Saturday morning we visited the Slave Lodge Museum. There, you are introduced to the
history of slavery in Cape Town. Built
in the late 1600s, the original Slave Lodge was used for 200 years to house several thousand slaves owned by the Dutch East India company. Most of us were surprised to learn that the
slaves in Cape Town were not part of the trans-Atlantic slave trade; most Cape slaves came from India, Sri Lanka, and Indonesia.
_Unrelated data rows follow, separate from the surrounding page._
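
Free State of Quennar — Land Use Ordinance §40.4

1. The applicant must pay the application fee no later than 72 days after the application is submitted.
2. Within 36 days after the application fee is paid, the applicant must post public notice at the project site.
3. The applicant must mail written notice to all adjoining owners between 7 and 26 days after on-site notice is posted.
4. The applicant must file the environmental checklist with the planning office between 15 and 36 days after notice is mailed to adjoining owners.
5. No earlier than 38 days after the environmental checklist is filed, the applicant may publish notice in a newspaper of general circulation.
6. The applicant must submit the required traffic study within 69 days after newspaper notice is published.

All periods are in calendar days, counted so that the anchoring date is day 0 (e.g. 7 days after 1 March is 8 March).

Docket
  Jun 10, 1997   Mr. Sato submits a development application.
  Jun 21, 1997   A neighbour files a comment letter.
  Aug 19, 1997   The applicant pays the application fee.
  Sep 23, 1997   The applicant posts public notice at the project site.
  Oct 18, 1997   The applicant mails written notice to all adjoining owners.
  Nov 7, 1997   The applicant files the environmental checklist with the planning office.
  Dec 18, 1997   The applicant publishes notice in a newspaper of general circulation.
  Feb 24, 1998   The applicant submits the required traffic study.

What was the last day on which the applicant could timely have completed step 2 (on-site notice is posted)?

Step 2 runs from Aug 19, 1997, when the application fee is paid. 36 days after Aug 19, 1997 is Sep 24, 1997.

Sep 24, 1997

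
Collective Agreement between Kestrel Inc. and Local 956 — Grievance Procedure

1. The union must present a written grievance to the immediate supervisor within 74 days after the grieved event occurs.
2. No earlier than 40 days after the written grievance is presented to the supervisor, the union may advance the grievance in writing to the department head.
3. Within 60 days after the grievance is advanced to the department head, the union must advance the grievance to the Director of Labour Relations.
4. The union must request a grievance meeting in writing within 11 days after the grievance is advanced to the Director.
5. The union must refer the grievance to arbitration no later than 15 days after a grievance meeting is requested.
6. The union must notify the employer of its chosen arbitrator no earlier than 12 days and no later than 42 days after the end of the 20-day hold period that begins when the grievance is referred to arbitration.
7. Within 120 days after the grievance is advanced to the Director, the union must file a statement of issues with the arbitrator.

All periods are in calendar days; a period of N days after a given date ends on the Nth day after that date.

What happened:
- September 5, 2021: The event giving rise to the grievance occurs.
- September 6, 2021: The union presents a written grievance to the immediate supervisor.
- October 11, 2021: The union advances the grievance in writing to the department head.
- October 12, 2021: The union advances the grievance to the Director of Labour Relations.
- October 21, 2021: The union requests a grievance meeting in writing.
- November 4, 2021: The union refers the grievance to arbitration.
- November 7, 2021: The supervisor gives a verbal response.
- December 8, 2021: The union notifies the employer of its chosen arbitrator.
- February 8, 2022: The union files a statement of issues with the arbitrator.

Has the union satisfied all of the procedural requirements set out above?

No

(1) due by September 5, 2021 + 74 days = November 18, 2021; completed September 6, 2021, before the deadline.
(2) permitted from September 6, 2021 + 40 days = October 16, 2021 onward; done October 11, 2021 — 5 days too early.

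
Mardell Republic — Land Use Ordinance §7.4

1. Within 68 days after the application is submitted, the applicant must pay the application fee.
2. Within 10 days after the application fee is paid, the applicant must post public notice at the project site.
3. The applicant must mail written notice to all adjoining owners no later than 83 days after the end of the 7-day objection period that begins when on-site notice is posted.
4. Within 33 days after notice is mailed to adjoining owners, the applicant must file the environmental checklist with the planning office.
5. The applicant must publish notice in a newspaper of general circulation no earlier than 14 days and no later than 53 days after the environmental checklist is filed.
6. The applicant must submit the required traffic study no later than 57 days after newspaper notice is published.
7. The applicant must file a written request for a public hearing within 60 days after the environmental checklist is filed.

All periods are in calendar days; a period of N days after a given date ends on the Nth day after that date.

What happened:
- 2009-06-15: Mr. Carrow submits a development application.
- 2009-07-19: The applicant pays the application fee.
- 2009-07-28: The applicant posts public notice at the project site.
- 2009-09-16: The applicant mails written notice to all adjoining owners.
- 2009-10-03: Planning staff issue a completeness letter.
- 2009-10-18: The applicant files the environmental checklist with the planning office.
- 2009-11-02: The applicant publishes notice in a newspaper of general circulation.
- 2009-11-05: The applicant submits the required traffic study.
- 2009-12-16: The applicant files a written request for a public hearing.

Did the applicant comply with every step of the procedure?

(1) due by 2009-06-15 + 68 days = 2009-08-22; done 2009-07-19 — timely.
(2) due by 2009-07-19 + 10 days = 2009-07-29; completed 2009-07-28, before the deadline.
(3) due by 2009-08-04 + 83 days = 2009-10-26; completed 2009-09-16, before the deadline.
(4) due by 2009-09-16 + 33 days = 2009-10-19; done 2009-10-18 — timely.
(5) the permitted window runs from 2009-10-18 + 14 = 2009-11-01 to 2009-10-18 + 53 = 2009-12-10; done 2009-11-02 — within the window.
(6) due by 2009-11-02 + 57 days = 2009-12-29; completed 2009-11-05, before the deadline.
(7) due by 2009-10-18 + 60 days = 2009-12-17; completed 2009-12-16, before the deadline.

Yes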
Being a slave meant being held captive for life, only “released” during working hours. With no windows (except tiny slits with bars) and a stream
running beneath, the quarters the slaves were kept in would have been dark and damp. More than twenty percent died each year. Adding to the sadness, the slave lodge was also the local brothel. What was interesting to me is that its
“hour” of operation was 8 to 9 p.m. every evening.
|
Desmond Tutu -
Archbishop from 1986-1996 |
|
The church was decorated with palms for
Palm Sunday |
Today, the Slave Lodge Museum stands next to St. George’s
Church, a beautiful large Anglican Church, where Archbishop Desmond Tutu served
as spiritual leader to an all white congregation at the height of
Apartheid.
I thought his dream of a “
rainbow nation of equality” made a
fitting bookend to the nightmarish era of total enslavement.